Pietro Ippolito da Luni (Petrus Hippolytus Lunensis) was the royal scribe (librarius regius) of the Kingdom of Naples from 1472 to 1492. He was a native of the Lunigiana.

In 1473, Ippolito copied manuscripts 692 and 408 of the Biblioteca Històrica of the University of Valencia. Both were illuminated by Cola Rapicano and ended up in the library of Ferdinand, Duke of Calabria. In 1491–1493, in collaboration with the illuminator Matteo Felice, Ippolito copied Harley 3481 and Harley 3482 of the British Library and Est. lat. 469 of the Biblioteca Estense for King Ferdinand I.

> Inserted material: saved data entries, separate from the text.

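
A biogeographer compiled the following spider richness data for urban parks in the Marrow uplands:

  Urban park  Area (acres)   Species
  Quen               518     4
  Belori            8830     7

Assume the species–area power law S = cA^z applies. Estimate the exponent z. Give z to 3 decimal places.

Taking logs: ln S = ln c + z ln A, so z = (ln S₂ − ln S₁)/(ln A₂ − ln A₁).
z = ln(7/4) / ln(8830/518) = ln(1.75) / ln(17.05) = 0.5596 / 2.8359 = 0.1973

0.197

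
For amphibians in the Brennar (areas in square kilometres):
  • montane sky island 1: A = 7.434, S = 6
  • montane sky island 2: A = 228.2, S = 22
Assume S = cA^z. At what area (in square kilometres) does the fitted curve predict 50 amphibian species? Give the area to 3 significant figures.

1990 square kilometres

z = ln(22/6) / ln(228.2/7.434) = 1.2993 / 3.4242 = 0.3794
c = 6 / 7.434^0.3794 = 6 / 2.141 = 2.803
A = (50/2.803)^(1/0.3794) ⇒ ln A = ln(17.84)/0.3794 = 7.5939
A = e^7.5939 ≈ 1986 square kilometres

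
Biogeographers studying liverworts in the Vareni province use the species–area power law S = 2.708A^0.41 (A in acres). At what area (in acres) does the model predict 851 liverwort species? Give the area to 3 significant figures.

1230000 acres

851 = 2.708 × A^0.41  ⇒  A^0.41 = 851/2.708 = 314.3
ln A = ln(314.3) / 0.41 = 5.7502 / 0.41 = 14.0249
A = e^14.0249 ≈ 1232903 acres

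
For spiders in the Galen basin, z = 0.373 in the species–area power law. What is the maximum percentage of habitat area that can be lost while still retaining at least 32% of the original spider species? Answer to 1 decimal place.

95.3%

Need (A_new/A_old)^0.373 = 0.32, so A_new/A_old = 0.32^(1/0.373) = 0.32^2.681
ln(A_new/A_old) = ln 0.32 / 0.373 = -1.1394 / 0.373 = -3.0548
A_new/A_old = e^-3.0548 ≈ 0.04713
Fraction that can be lost = 1 − 0.04713 = 0.9529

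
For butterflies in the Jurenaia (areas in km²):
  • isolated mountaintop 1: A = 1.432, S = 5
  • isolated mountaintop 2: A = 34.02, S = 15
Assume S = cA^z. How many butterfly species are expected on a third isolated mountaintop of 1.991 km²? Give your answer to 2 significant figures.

z = ln(15/5) / ln(34.02/1.432) = 1.0986 / 3.1679 = 0.3468
c = 5 / 1.432^0.3468 = 5 / 1.133 = 4.415
S₃ = 4.415 × 1.991^0.3468 = 4.415 × 1.27 ≈ 5.605

5.6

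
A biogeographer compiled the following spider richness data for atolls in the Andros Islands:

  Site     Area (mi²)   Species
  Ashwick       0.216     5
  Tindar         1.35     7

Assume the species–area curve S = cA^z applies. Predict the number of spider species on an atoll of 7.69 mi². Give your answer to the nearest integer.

10

z = ln(7/5) / ln(1.35/0.216) = 0.3365 / 1.8326 = 0.1836
c = 5 / 0.216^0.1836 = 5 / 0.7547 = 6.625
S₃ = 6.625 × 7.69^0.1836 = 6.625 × 1.454 ≈ 9.634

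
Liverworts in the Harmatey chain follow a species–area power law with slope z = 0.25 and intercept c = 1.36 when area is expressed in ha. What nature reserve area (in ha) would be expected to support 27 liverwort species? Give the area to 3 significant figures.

155000 ha

27 = 1.36 × A^0.25  ⇒  A^0.25 = 27/1.36 = 19.85
ln A = ln(19.85) / 0.25 = 2.9884 / 0.25 = 11.9534
A = e^11.9534 ≈ 155346 ha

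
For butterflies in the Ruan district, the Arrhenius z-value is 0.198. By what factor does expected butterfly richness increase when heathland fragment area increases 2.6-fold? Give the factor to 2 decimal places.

S₂/S₁ = (A₂/A₁)^z = 2.6^0.198
ln(S₂/S₁) = 0.198 × ln 2.6 = 0.198 × 0.9555 = 0.1892
S₂/S₁ = e^0.1892 ≈ 1.208

1.21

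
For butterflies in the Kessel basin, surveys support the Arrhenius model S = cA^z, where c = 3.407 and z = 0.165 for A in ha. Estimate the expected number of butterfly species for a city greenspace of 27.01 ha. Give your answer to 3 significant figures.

S = 3.407 × 27.01^0.165 = 3.407 × 1.723 ≈ 5.869

5.87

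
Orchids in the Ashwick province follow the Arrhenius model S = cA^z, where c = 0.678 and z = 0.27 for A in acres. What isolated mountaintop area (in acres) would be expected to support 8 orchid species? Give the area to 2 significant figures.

9300 acres

8 = 0.678 × A^0.27  ⇒  A^0.27 = 8/0.678 = 11.8
ln A = ln(11.8) / 0.27 = 2.4680 / 0.27 = 9.1409
A = e^9.1409 ≈ 9329 acres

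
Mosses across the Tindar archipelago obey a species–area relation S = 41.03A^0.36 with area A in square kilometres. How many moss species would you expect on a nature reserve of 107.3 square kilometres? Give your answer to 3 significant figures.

S = 41.03 × 107.3^0.36
ln S = ln 41.03 + 0.36 × ln 107.3 = 3.7143 + 0.36 × 4.6756 = 5.3975
S = e^5.3975 ≈ 220.9

221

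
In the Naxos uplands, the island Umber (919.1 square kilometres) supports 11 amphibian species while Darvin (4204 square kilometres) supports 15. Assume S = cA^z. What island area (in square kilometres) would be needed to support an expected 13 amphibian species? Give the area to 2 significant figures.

2100 square kilometres

z = ln(15/11) / ln(4204/919.1) = 0.3102 / 1.5204 = 0.2040
c = 11 / 919.1^0.2040 = 11 / 4.023 = 2.735
A = (13/2.735)^(1/0.2040) ⇒ ln A = ln(4.754)/0.2040 = 7.6423
A = e^7.6423 ≈ 2085 square kilometres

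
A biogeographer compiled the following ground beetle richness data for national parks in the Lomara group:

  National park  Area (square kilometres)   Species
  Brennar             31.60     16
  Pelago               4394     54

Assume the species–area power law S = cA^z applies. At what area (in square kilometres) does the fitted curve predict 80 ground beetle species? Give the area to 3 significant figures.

21600 square kilometres

z = ln(54/16) / ln(4394/31.6) = 1.2164 / 4.9348 = 0.2465
c = 16 / 31.6^0.2465 = 16 / 2.342 = 6.831
A = (80/6.831)^(1/0.2465) ⇒ ln A = ln(11.71)/0.2465 = 9.9825
A = e^9.9825 ≈ 21645 square kilometres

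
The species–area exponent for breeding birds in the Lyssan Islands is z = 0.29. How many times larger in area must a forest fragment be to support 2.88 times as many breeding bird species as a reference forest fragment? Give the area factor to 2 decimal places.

(A₂/A₁)^0.29 = 2.88, so A₂/A₁ = 2.88^(1/0.29) = 2.88^3.448
ln(A₂/A₁) = ln 2.88 / 0.29 = 1.0578 / 0.29 = 3.6476
A₂/A₁ = e^3.6476 ≈ 38.38

38.38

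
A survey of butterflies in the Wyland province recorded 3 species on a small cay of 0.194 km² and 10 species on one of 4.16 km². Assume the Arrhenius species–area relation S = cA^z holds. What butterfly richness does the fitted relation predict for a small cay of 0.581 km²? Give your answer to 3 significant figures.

z = ln(10/3) / ln(4.16/0.194) = 1.2040 / 3.0654 = 0.3928
c = 3 / 0.194^0.3928 = 3 / 0.5251 = 5.713
S₃ = 5.713 × 0.581^0.3928 = 5.713 × 0.8079 ≈ 4.616

4.62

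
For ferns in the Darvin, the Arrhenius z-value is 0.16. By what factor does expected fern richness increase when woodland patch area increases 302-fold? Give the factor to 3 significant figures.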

Besides his work for the royal court, Ippolito copied manuscripts for several members of the Carafa family. He copied the manuscript Reg. lat. 812 for Count Diomede Carafa; Vat. lat. 7230 for the count's son, Giovan Tommaso Carafa; Vat. lat. 3551 for Cardinal Oliviero Carafa; and Vat. lat. 3297 for the cardinal's nephew, Bernardino Carafa. All these manuscripts are now in the Vatican Library.

In addition to a copyist, Ippolito was a scholar and translator. He sometimes engaged in sophisticated textual criticism. According to his notice, he edited the text of Marsilio Ficino's translations of Plato in Harley 3481. A similar note appears in Reg. lat. 1792.

Between about 1491 and 1492, Ippolito created an anthology of philosophical sayings drawn from works he had copied, translating them from Latin into Tuscan. Entitled Auree Sententie e Proverbi Platonici, this anthology is founded in Naples, Biblioteca Nazionale, XII E 32, where it is illustrated by Felice. It may be a presentation copy for an unknown patron. The manuscript XII E 31 contains a lapidarium translated by Ippolito for the courtier Aloysio Corellio.